Grubbs eröffnete den Abend allein. Still nahm der Mittdreißiger mit der hohen Stirn und der winzigen Brille am Rande der Bühne Platz und zupfte sitzend ein paar mathematisch anmutende Kleinode. An Punkrock - oder überhaupt Rock - erinnerte allenfalls noch, dass er seine offenen Moll-Akkorde und zart gepickten Läufe nicht einer akustischen, sondern elektrischen Gitarre entlockte. Von dieser perfekt abgezirkelten Schönheit ging es übergangslos zur schmerzvollen, dunklen Seite von Chicago. Kevin Drumm und Jerome Noetinger, ein Chicagoer und ein französischer Elektroniker, hatten vor der Bühne eine Wagenladung analoger Gerätschaften ausgebreitet. Hier wurde musikalische Funktionalität auseinandergebaut: eine ebenso transparente wie markerschütternde Industrial-Symphonie aus Oberton-Sirren und subsonischen Bässen.

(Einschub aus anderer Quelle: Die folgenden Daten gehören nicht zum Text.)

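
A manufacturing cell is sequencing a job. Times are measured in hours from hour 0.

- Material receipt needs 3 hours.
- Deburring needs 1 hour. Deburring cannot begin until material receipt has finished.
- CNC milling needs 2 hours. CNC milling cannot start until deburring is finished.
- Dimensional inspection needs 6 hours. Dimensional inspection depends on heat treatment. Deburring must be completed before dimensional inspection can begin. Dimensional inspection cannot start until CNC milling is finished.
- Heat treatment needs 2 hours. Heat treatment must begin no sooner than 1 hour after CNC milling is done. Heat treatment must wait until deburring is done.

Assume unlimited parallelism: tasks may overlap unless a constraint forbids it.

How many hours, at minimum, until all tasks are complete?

Nothing blocks material receipt, so it runs from hour 0 to hour 3.
After material receipt (finishes hour 3), deburring can start at hour 3 and finishes at hour 4.
After deburring (finishes hour 4), CNC milling can start at hour 4 and finishes at hour 6.
Heat treatment cannot start until CNC milling (finishes hour 6, plus 1-hour gap → hour 7); deburring (finishes hour 4). The controlling bound is hour 7, so heat treatment finishes at 7 + 2 = hour 9.
Dimensional inspection needs all of heat treatment (finishes hour 9); deburring (finishes hour 4); CNC milling (finishes hour 6). That puts its earliest start at hour 9; it finishes at 9 + 6 = hour 15.
All tasks are finished once the last one completes. Finish times: Material receipt at 3, Deburring at 4, CNC milling at 6, Heat treatment at 9, Dimensional inspection at 15. The latest is hour 15.

15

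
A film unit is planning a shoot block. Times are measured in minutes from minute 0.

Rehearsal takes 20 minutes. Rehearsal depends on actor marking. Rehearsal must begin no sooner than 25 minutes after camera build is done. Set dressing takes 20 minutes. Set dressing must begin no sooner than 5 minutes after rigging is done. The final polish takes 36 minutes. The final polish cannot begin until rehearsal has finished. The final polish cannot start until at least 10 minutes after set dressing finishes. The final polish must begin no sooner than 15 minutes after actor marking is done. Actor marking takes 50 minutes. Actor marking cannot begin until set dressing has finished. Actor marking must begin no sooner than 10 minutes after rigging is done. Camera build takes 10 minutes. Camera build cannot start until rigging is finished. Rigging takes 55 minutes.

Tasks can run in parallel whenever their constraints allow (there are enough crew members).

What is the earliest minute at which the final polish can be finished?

Rigging has no prerequisites, so it starts at minute 0 and finishes at minute 55.
After rigging (finishes minute 55), camera build can start at minute 55 and finishes at minute 65.
Set dressing waits on rigging (finishes minute 55, plus 5-minute gap → minute 60), so it starts at minute 60 and finishes at 60 + 20 = minute 80.
Actor marking has to wait for set dressing (finishes minute 80); rigging (finishes minute 55, plus 10-minute gap → minute 65). The latest of these is minute 80, so actor marking runs minute 80 to 80 + 50 = minute 130.
Rehearsal needs all of actor marking (finishes minute 130); camera build (finishes minute 65, plus 25-minute gap → minute 90). That puts its earliest start at minute 130; it finishes at 130 + 20 = minute 150.
The final polish has to wait for rehearsal (finishes minute 150); set dressing (finishes minute 80, plus 10-minute gap → minute 90); actor marking (finishes minute 130, plus 15-minute gap → minute 145). The latest of these is minute 150, so the final polish runs minute 150 to 150 + 36 = minute 186.

186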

Nach der dringend benötigten Pause dann der große geschichtliche Moment des Abends: Tony Conrad, der einstige Begleiter von La Monte Young und John Cale, war leibhaftig bei der Erzeugung seiner polyphonen Klangmalerei zu sehen. Mit grüner Hose und rotem Schlabber-Shirt machte der 62-jährige Conrad dabei deutlich, dass er innerhalb "der Avantgarde" eher den hippiesken Krautrockern Faust als der gestrengen Rollkragen-Fraktion nahe steht. Conrad praktiziert pure Improvisation, die keiner tradierten harmonischen Entwicklung folgt. Sich im Auf und Ab der Streichbewegungen wiegend, wurde seine manipulierte Geige zu einem gesamtem Streichorchester, welches, über mehrere Oktaven skaliert, auf wenigen dissonanten Akkorden kratzt und dabei jenes als "Drones" bezeichnete Dröhnen, Brummen und Summen produziert, durch das das Publikum in halbwache Trance verfiel.
Mit Ordnung und Takt
Nach einer guten halben Stunde war aber auch diese Ewigkeit vorbei und die Uhr wieder funktionsbereit. Die Grubbs-Komposition "Act Five, Scene One", ursprünglich als Klang-Installation realisiert, basiert auf Takt und Ordnung: ein viereinhalbminütiges Thema, welches, alle Viertelstunde wiederkehrend, in den Worten von Grubbs "wie ein Wecker" funktioniert. In der Umsetzung mit Grubbs, Conrad und Schlagzeuger Dan Brown war dieses abschließende Werk eine gute Zusammenfassung der zuvor gehörten Gegensätze: während der verloren wirkende Conrad die flächigen Passagen mit Kratzen an allerlei selbstgebauten Objekten füllte, riefen Grubbs und Brown den ambienten Traum wieder zur Ordnung.